The slides say the Independence Lemma (stated below) is an "intuitive result" but I'm struggling to understand the intuition.

The Lemma states:

For \( X, Y, f(X, Y) \in L^{1}(\Omega, \mathcal{F}, \mathbb{P}) \), with \(X \space \mathcal{G}\)-measureable and \(Y\) independent of \(\mathcal{G}\), for some sub-sigma-algebra \(\mathcal{G}\). Define \(g(z)= \mathbb{E}^{\mathbb{P}}\left[f(z, Y) \right] \) for all \( z \in \mathbb{R} \). Then: $$\mathbb{E}^{\mathbb{P}}\left[f(X, Y)|\mathcal{G} \right]=g(X)$$

Any help with the intuition would be appreciated!

1 Answer

+1 vote
answered Apr 16 by ChrisS (400 points)
selected Apr 16 by Pandy
 
Best answer

The Independence Lemma is telling us that the only information we need to determine that particular expectation is the random variable, X. Put a little more simply: it is telling us that the conditional expectation given those criteria is a function which depends only on X.

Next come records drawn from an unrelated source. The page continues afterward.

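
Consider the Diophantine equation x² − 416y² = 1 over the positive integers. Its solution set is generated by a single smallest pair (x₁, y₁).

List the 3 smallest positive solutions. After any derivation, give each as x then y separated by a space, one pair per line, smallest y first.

√416 → a₀=20, period (2,1,1,9,1,1,2,40); ℓ=8 even so k=7
a_0=20:  p_0=20·1+0=20,  q_0=20·0+1=1
a_1=2:  p_1=2·20+1=41,  q_1=2·1+0=2
…
a_3=1:  p_3=1·61+41=102,  q_3=1·3+2=5
…
a_6=1:  p_6=1·1081+979=2060,  q_6=1·53+48=101
a_7=2:  p_7=2·2060+1081=5201,  q_7=2·101+53=255
fundamental: x₁=5201, y₁=255  (since 27050401 − 416·65025 = 1)
n=2: (5201,255)∘(5201,255) = (5201·5201+416·255·255, 5201·255+255·5201) = (54100801,2652510)
n=3: (54100801,2652510)∘(5201,255) = (5201·54100801+416·255·2652510, 5201·2652510+255·54100801) = (562756526801,27591408765)

5201 255
54100801 2652510
562756526801 27591408765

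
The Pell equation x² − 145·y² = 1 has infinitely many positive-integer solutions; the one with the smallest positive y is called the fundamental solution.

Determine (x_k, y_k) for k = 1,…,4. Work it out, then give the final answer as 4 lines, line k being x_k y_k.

289 24
167041 13872
96549409 8017992
55805391361 4634385504

d=145: √d = [12; 24] (ℓ=1, odd), read p_1/q_1
step 0: (12, 1)  from 12·(1,0) + (0,1)
step 1: (289, 24)  from 24·(12,1) + (1,0)
→ (289, 24).  Check: 289²=83521, 145·24²=83520, difference 1.
k=2:  x_2 = 289·289+145·24·24 = 167041,  y_2 = 289·24+24·289 = 13872
k=3:  x_3 = 289·167041+145·24·13872 = 96549409,  y_3 = 289·13872+24·167041 = 8017992
k=4:  x_4 = 289·96549409+145·24·8017992 = 55805391361,  y_4 = 289·8017992+24·96549409 = 4634385504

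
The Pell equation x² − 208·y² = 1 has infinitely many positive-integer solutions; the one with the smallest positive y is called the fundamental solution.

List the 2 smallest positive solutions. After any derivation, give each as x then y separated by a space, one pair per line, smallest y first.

649 45
842401 58410

√208 = [14; 2,2,1,2,2,28, …], period ℓ=6 (even) → k=5
k=0  a_k=14  p_k/q_k = 14/1
…
k=3  a_k=1  p_k/q_k = 101/7
k=4  a_k=2  p_k/q_k = 274/19
k=5  a_k=2  p_k/q_k = 649/45
(x₁, y₁) = (649, 45);  649² − 208·45² = 1 ✓
k=2:  x_2 = 649·649+208·45·45 = 842401,  y_2 = 649·45+45·649 = 58410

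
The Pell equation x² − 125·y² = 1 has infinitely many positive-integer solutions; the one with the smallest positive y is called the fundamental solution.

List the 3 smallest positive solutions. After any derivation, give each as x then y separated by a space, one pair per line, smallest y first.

√125 = [11; 5,1,1,5,22, …], period ℓ=5 (odd) → k=9
i=0: a=11 ⇒ p=11, q=1
i=1: a=5 ⇒ p=56, q=5
…
i=3: a=1 ⇒ p=123, q=11
i=4: a=5 ⇒ p=682, q=61
i=5: a=22 ⇒ p=15127, q=1353
i=6: a=5 ⇒ p=76317, q=6826
…
i=8: a=1 ⇒ p=167761, q=15005
i=9: a=5 ⇒ p=930249, q=83204
(x₁, y₁) = (930249, 83204);  930249² − 125·83204² = 1 ✓
(930249+83204√125)^2 = 1730726404001 + 154800875592√125
(930249+83204√125)^3 = 3220013013190122249 + 288006719437081612√125

930249 83204
1730726404001 154800875592
3220013013190122249 288006719437081612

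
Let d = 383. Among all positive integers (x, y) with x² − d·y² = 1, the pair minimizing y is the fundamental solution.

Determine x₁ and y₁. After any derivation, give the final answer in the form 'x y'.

18768 959

√383 = [19; 1,1,3,19,3,1,1,38, …], period ℓ=8 (even) → k=7
k=0  a_k=19  p_k/q_k = 19/1
…
k=2  a_k=1  p_k/q_k = 39/2
k=3  a_k=3  p_k/q_k = 137/7
k=4  a_k=19  p_k/q_k = 2642/135
k=5  a_k=3  p_k/q_k = 8063/412
k=6  a_k=1  p_k/q_k = 10705/547
k=7  a_k=1  p_k/q_k = 18768/959
fundamental: x₁=18768, y₁=959  (since 352237824 − 383·919681 = 1)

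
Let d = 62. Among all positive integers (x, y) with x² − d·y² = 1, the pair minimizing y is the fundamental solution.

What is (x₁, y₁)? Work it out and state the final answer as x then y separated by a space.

√62 = [7; 1,6,1,14, …], period ℓ=4 (even) → k=3
k=0  a_k=7  p_k/q_k = 7/1
k=1  a_k=1  p_k/q_k = 8/1
k=2  a_k=6  p_k/q_k = 55/7
k=3  a_k=1  p_k/q_k = 63/8
(x₁, y₁) = (63, 8);  63² − 62·8² = 1 ✓

63 8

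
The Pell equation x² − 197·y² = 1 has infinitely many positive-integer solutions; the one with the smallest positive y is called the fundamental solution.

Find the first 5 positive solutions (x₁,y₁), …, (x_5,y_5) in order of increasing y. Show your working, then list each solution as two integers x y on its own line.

393 28
308897 22008
242792649 17298260
190834713217 13596410352
149995841795913 10686761238412

√197 = [14; 28, …], period ℓ=1 (odd) → k=1
a_0=14:  p_0=14·1+0=14,  q_0=14·0+1=1
a_1=28:  p_1=28·14+1=393,  q_1=28·1+0=28
fundamental: x₁=393, y₁=28  (since 154449 − 197·784 = 1)
k=2:  x_2 = 393·393+197·28·28 = 308897,  y_2 = 393·28+28·393 = 22008
k=3:  x_3 = 393·308897+197·28·22008 = 242792649,  y_3 = 393·22008+28·308897 = 17298260
k=4:  x_4 = 393·242792649+197·28·17298260 = 190834713217,  y_4 = 393·17298260+28·242792649 = 13596410352
k=5:  x_5 = 393·190834713217+197·28·13596410352 = 149995841795913,  y_5 = 393·13596410352+28·190834713217 = 10686761238412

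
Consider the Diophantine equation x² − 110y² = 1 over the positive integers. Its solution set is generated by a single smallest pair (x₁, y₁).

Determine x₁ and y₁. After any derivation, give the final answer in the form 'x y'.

d=110: √d = [10; 2,20] (ℓ=2, even), read p_1/q_1
a_0=10:  p_0=10·1+0=10,  q_0=10·0+1=1
a_1=2:  p_1=2·10+1=21,  q_1=2·1+0=2
(x₁, y₁) = (21, 2);  21² − 110·2² = 1 ✓

21 2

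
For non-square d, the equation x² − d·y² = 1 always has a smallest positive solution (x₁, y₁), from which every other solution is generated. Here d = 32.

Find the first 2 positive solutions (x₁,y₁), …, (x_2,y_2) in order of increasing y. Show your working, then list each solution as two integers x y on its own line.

17 3
577 102

d=32: √d = [5; 1,1,1,10] (ℓ=4, even), read p_3/q_3
i=0: a=5 ⇒ p=5, q=1
…
i=2: a=1 ⇒ p=11, q=2
i=3: a=1 ⇒ p=17, q=3
fundamental: x₁=17, y₁=3  (since 289 − 32·9 = 1)
k=2:  x_2 = 17·17+32·3·3 = 577,  y_2 = 17·3+3·17 = 102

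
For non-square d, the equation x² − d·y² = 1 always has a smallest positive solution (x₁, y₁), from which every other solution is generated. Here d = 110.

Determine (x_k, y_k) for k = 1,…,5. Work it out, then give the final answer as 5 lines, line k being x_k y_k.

21 2
881 84
36981 3526
1552321 148008
65160501 6212810

[10; 2,20] for √110; ℓ=2 ⇒ convergent index 1
i=0: a=10 ⇒ p=10, q=1
i=1: a=2 ⇒ p=21, q=2
fundamental: x₁=21, y₁=2  (since 441 − 110·4 = 1)
(21+2√110)^2 = 881 + 84√110
(21+2√110)^3 = 36981 + 3526√110
(21+2√110)^4 = 1552321 + 148008√110
(21+2√110)^5 = 65160501 + 6212810√110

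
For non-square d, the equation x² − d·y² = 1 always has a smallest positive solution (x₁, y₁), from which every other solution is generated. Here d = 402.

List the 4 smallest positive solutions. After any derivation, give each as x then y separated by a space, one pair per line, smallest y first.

[20; 20,40] for √402; ℓ=2 ⇒ convergent index 1
k=0  a_k=20  p_k/q_k = 20/1
k=1  a_k=20  p_k/q_k = 401/20
→ (401, 20).  Check: 401²=160801, 402·20²=160800, difference 1.
k=2:  x_2 = 401·401+402·20·20 = 321601,  y_2 = 401·20+20·401 = 16040
k=3:  x_3 = 401·321601+402·20·16040 = 257923601,  y_3 = 401·16040+20·321601 = 12864060
k=4:  x_4 = 401·257923601+402·20·12864060 = 206854406401,  y_4 = 401·12864060+20·257923601 = 10316960080

401 20
321601 16040
257923601 12864060
206854406401 10316960080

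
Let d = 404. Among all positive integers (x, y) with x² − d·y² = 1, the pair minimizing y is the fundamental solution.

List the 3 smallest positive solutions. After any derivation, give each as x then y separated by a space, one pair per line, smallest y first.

[20; 10,40] for √404; ℓ=2 ⇒ convergent index 1
k=0  a_k=20  p_k/q_k = 20/1
k=1  a_k=10  p_k/q_k = 201/10
(x₁, y₁) = (201, 10);  201² − 404·10² = 1 ✓
n=2: (201,10)∘(201,10) = (201·201+404·10·10, 201·10+10·201) = (80801,4020)
n=3: (80801,4020)∘(201,10) = (201·80801+404·10·4020, 201·4020+10·80801) = (32481801,1616030)

201 10
80801 4020
32481801 1616030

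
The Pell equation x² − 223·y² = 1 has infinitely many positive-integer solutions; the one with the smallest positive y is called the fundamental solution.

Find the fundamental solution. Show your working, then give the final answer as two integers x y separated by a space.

√223 → a₀=14, period (1,13,1,28); ℓ=4 even so k=3
i=0: a=14 ⇒ p=14, q=1
i=1: a=1 ⇒ p=15, q=1
i=2: a=13 ⇒ p=209, q=14
i=3: a=1 ⇒ p=224, q=15
→ (224, 15).  Check: 224²=50176, 223·15²=50175, difference 1.

224 15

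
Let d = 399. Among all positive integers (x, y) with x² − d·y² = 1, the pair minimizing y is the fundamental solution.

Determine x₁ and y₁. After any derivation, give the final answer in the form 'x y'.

20 1

√399 = [19; 1,38, …], period ℓ=2 (even) → k=1
a_0=19:  p_0=19·1+0=19,  q_0=19·0+1=1
a_1=1:  p_1=1·19+1=20,  q_1=1·1+0=1
(x₁, y₁) = (20, 1);  20² − 399·1² = 1 ✓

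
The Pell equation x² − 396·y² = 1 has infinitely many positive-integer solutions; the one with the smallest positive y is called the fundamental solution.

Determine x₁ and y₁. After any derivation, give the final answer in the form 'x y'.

199 10

√396 → a₀=19, period (1,8,1,38); ℓ=4 even so k=3
a_0=19:  p_0=19·1+0=19,  q_0=19·0+1=1
a_1=1:  p_1=1·19+1=20,  q_1=1·1+0=1
a_2=8:  p_2=8·20+19=179,  q_2=8·1+1=9
a_3=1:  p_3=1·179+20=199,  q_3=1·9+1=10
→ (199, 10).  Check: 199²=39601, 396·10²=39600, difference 1.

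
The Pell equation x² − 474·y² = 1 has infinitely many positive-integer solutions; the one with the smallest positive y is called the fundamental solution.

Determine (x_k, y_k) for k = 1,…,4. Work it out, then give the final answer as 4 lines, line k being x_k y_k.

[21; 1,3,2,1,1,…,3,1,42] for √474; ℓ=14 ⇒ convergent index 13
k=0  a_k=21  p_k/q_k = 21/1
…
k=8  a_k=1  p_k/q_k = 5813/267
…
k=11  a_k=2  p_k/q_k = 44218/2031
k=12  a_k=3  p_k/q_k = 149331/6859
k=13  a_k=1  p_k/q_k = 193549/8890
→ (193549, 8890).  Check: 193549²=37461215401, 474·8890²=37461215400, difference 1.
n=2: (193549,8890)∘(193549,8890) = (193549·193549+474·8890·8890, 193549·8890+8890·193549) = (74922430801,3441301220)
n=3: (74922430801,3441301220)∘(193549,8890) = (193549·74922430801+474·8890·3441301220, 193549·3441301220+8890·74922430801) = (29002323118011949,1332120819650670)
n=4: (29002323118011949,1332120819650670)∘(193549,8890) = (193549·29002323118011949+474·8890·1332120819650670, 193549·1332120819650670+8890·29002323118011949) = (11226741274261267003201,515661305041693754440)

193549 8890
74922430801 3441301220
29002323118011949 1332120819650670
11226741274261267003201 515661305041693754440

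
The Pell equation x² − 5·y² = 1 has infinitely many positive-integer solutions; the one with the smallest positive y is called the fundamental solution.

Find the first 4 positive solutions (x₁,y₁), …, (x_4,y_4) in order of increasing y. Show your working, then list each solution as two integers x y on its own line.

9 4
161 72
2889 1292
51841 23184

√5 → a₀=2, period (4); ℓ=1 odd so k=1
k=0  a_k=2  p_k/q_k = 2/1
k=1  a_k=4  p_k/q_k = 9/4
→ (9, 4).  Check: 9²=81, 5·4²=80, difference 1.
(9+4√5)^2 = 161 + 72√5
(9+4√5)^3 = 2889 + 1292√5
(9+4√5)^4 = 51841 + 23184√5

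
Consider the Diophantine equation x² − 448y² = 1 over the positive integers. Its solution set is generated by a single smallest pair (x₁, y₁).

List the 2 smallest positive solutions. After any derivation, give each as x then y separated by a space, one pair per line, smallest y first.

127 6
32257 1524

√448 → a₀=21, period (6,42); ℓ=2 even so k=1
step 0: (21, 1)  from 21·(1,0) + (0,1)
step 1: (127, 6)  from 6·(21,1) + (1,0)
(x₁, y₁) = (127, 6);  127² − 448·6² = 1 ✓
k=2:  x_2 = 127·127+448·6·6 = 32257,  y_2 = 127·6+6·127 = 1524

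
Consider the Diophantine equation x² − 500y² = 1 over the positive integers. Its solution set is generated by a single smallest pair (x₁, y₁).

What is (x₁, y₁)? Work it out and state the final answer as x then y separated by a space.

930249 41602

d=500: √d = [22; 2,1,3,2,1,…,1,2,44] (ℓ=14, even), read p_13/q_13
a_0=22:  p_0=22·1+0=22,  q_0=22·0+1=1
a_1=2:  p_1=2·22+1=45,  q_1=2·1+0=2
…
a_3=3:  p_3=3·67+45=246,  q_3=3·3+2=11
…
a_5=1:  p_5=1·559+246=805,  q_5=1·25+11=36
…
a_7=10:  p_7=10·1364+805=14445,  q_7=10·61+36=646
a_8=1:  p_8=1·14445+1364=15809,  q_8=1·646+61=707
a_9=1:  p_9=1·15809+14445=30254,  q_9=1·707+646=1353
…
a_11=3:  p_11=3·76317+30254=259205,  q_11=3·3413+1353=11592
a_12=1:  p_12=1·259205+76317=335522,  q_12=1·11592+3413=15005
a_13=2:  p_13=2·335522+259205=930249,  q_13=2·15005+11592=41602
fundamental: x₁=930249, y₁=41602  (since 865363202001 − 500·1730726404 = 1)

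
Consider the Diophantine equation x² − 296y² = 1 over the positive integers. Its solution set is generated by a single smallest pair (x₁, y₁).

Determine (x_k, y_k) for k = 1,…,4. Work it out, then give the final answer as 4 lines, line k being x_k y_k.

d=296: √d = [17; 4,1,7,1,4,34] (ℓ=6, even), read p_5/q_5
k=0  a_k=17  p_k/q_k = 17/1
k=1  a_k=4  p_k/q_k = 69/4
k=2  a_k=1  p_k/q_k = 86/5
k=3  a_k=7  p_k/q_k = 671/39
k=4  a_k=1  p_k/q_k = 757/44
k=5  a_k=4  p_k/q_k = 3699/215
→ (3699, 215).  Check: 3699²=13682601, 296·215²=13682600, difference 1.
k=2:  x_2 = 3699·3699+296·215·215 = 27365201,  y_2 = 3699·215+215·3699 = 1590570
k=3:  x_3 = 3699·27365201+296·215·1590570 = 202447753299,  y_3 = 3699·1590570+215·27365201 = 11767036645
k=4:  x_4 = 3699·202447753299+296·215·11767036645 = 1497708451540801,  y_4 = 3699·11767036645+215·202447753299 = 87052535509140

3699 215
27365201 1590570
202447753299 11767036645
1497708451540801 87052535509140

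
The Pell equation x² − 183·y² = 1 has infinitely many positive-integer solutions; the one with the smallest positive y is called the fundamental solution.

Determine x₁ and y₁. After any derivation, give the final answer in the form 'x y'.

√183 → a₀=13, period (1,1,8,1,1,26); ℓ=6 even so k=5
a_0=13:  p_0=13·1+0=13,  q_0=13·0+1=1
…
a_2=1:  p_2=1·14+13=27,  q_2=1·1+1=2
a_3=8:  p_3=8·27+14=230,  q_3=8·2+1=17
a_4=1:  p_4=1·230+27=257,  q_4=1·17+2=19
a_5=1:  p_5=1·257+230=487,  q_5=1·19+17=36
(x₁, y₁) = (487, 36);  487² − 183·36² = 1 ✓

487 36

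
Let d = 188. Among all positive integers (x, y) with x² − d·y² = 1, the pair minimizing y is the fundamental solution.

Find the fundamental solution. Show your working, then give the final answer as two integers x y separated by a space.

√188 = [13; 1,2,2,6,2,2,1,26, …], period ℓ=8 (even) → k=7
k=0  a_k=13  p_k/q_k = 13/1
k=1  a_k=1  p_k/q_k = 14/1
k=2  a_k=2  p_k/q_k = 41/3
k=3  a_k=2  p_k/q_k = 96/7
k=4  a_k=6  p_k/q_k = 617/45
k=5  a_k=2  p_k/q_k = 1330/97
k=6  a_k=2  p_k/q_k = 3277/239
k=7  a_k=1  p_k/q_k = 4607/336
→ (4607, 336).  Check: 4607²=21224449, 188·336²=21224448, difference 1.

4607 336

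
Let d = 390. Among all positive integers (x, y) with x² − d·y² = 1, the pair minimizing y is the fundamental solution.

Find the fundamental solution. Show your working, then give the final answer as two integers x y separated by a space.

√390 = [19; 1,2,1,38, …], period ℓ=4 (even) → k=3
step 0: (19, 1)  from 19·(1,0) + (0,1)
…
step 2: (59, 3)  from 2·(20,1) + (19,1)
step 3: (79, 4)  from 1·(59,3) + (20,1)
→ (79, 4).  Check: 79²=6241, 390·4²=6240, difference 1.

79 4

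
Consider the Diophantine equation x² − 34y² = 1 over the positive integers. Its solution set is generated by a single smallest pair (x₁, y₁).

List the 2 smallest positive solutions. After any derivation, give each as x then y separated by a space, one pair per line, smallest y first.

35 6
2449 420

√34 → a₀=5, period (1,4,1,10); ℓ=4 even so k=3
i=0: a=5 ⇒ p=5, q=1
…
i=2: a=4 ⇒ p=29, q=5
i=3: a=1 ⇒ p=35, q=6
→ (35, 6).  Check: 35²=1225, 34·6²=1224, difference 1.
(35+6√34)^2 = 2449 + 420√34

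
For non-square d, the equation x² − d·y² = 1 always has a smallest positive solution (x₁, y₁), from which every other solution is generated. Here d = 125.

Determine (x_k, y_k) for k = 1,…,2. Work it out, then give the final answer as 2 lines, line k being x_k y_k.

[11; 5,1,1,5,22] for √125; ℓ=5 ⇒ convergent index 9
i=0: a=11 ⇒ p=11, q=1
i=1: a=5 ⇒ p=56, q=5
…
i=3: a=1 ⇒ p=123, q=11
i=4: a=5 ⇒ p=682, q=61
i=5: a=22 ⇒ p=15127, q=1353
i=6: a=5 ⇒ p=76317, q=6826
i=7: a=1 ⇒ p=91444, q=8179
i=8: a=1 ⇒ p=167761, q=15005
i=9: a=5 ⇒ p=930249, q=83204
(x₁, y₁) = (930249, 83204);  930249² − 125·83204² = 1 ✓
(930249+83204√125)^2 = 1730726404001 + 154800875592√125

930249 83204
1730726404001 154800875592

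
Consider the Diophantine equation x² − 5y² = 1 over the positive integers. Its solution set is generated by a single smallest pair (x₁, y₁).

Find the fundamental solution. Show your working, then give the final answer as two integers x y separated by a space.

√5 = [2; 4, …], period ℓ=1 (odd) → k=1
k=0  a_k=2  p_k/q_k = 2/1
k=1  a_k=4  p_k/q_k = 9/4
(x₁, y₁) = (9, 4);  9² − 5·4² = 1 ✓

9 4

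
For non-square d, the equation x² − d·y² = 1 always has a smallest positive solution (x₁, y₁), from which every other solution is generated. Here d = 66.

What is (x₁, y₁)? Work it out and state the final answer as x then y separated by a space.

65 8

[8; 8,16] for √66; ℓ=2 ⇒ convergent index 1
step 0: (8, 1)  from 8·(1,0) + (0,1)
step 1: (65, 8)  from 8·(8,1) + (1,0)
(x₁, y₁) = (65, 8);  65² − 66·8² = 1 ✓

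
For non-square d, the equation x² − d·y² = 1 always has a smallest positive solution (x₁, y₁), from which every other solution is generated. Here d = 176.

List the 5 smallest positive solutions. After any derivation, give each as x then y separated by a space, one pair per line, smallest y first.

[13; 3,1,3,26] for √176; ℓ=4 ⇒ convergent index 3
k=0  a_k=13  p_k/q_k = 13/1
k=1  a_k=3  p_k/q_k = 40/3
k=2  a_k=1  p_k/q_k = 53/4
k=3  a_k=3  p_k/q_k = 199/15
(x₁, y₁) = (199, 15);  199² − 176·15² = 1 ✓
(x_2, y_2) = (199·199 + 176·15·15, 199·15 + 15·199) = (79201, 5970)
(x_3, y_3) = (199·79201 + 176·15·5970, 199·5970 + 15·79201) = (31521799, 2376045)
(x_4, y_4) = (199·31521799 + 176·15·2376045, 199·2376045 + 15·31521799) = (12545596801, 945659940)
(x_5, y_5) = (199·12545596801 + 176·15·945659940, 199·945659940 + 15·12545596801) = (4993116004999, 376370280075)

199 15
79201 5970
31521799 2376045
12545596801 945659940
4993116004999 376370280075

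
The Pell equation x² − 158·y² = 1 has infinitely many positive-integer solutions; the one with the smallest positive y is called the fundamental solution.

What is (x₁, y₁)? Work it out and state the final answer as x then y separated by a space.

d=158: √d = [12; 1,1,3,12,3,1,1,24] (ℓ=8, even), read p_7/q_7
step 0: (12, 1)  from 12·(1,0) + (0,1)
…
step 5: (3331, 265)  from 3·(1081,86) + (88,7)
step 6: (4412, 351)  from 1·(3331,265) + (1081,86)
step 7: (7743, 616)  from 1·(4412,351) + (3331,265)
fundamental: x₁=7743, y₁=616  (since 59954049 − 158·379456 = 1)

7743 616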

Note also that, in our definition of g(z), we are evaluating the expectation at a specific point, z, over the whole range of Y.

I am sure that you would have seen the less general case: \(g(X) = \mathbb{E}[XY]\) ie where \(f(X,Y) = XY\). Now applying the independence lemma, given that \(X\) is measurable by \(\mathcal{G}\) and that \(Y\) is independent of \(\mathcal{G}\): \(\mathbb{E}[XY|\mathcal{G}] = X\mathbb{E}[Y|\mathcal{G}]\) (Measurablity). Now, \(\mathbb{E}[Y|\mathcal{G}] = \mathbb{E}[Y]\) as \(Y\) is independent of \(\mathcal{G}\). Thus: \(\mathbb{E}[XY|\mathcal{G}] = X\mathbb{E}[Y]\). But \(\mathbb{E}[Y]\) is a constant, so we can conclude that \(\mathbb{E}[XY|\mathcal{G}]\) gives a function which only depends on \(X\).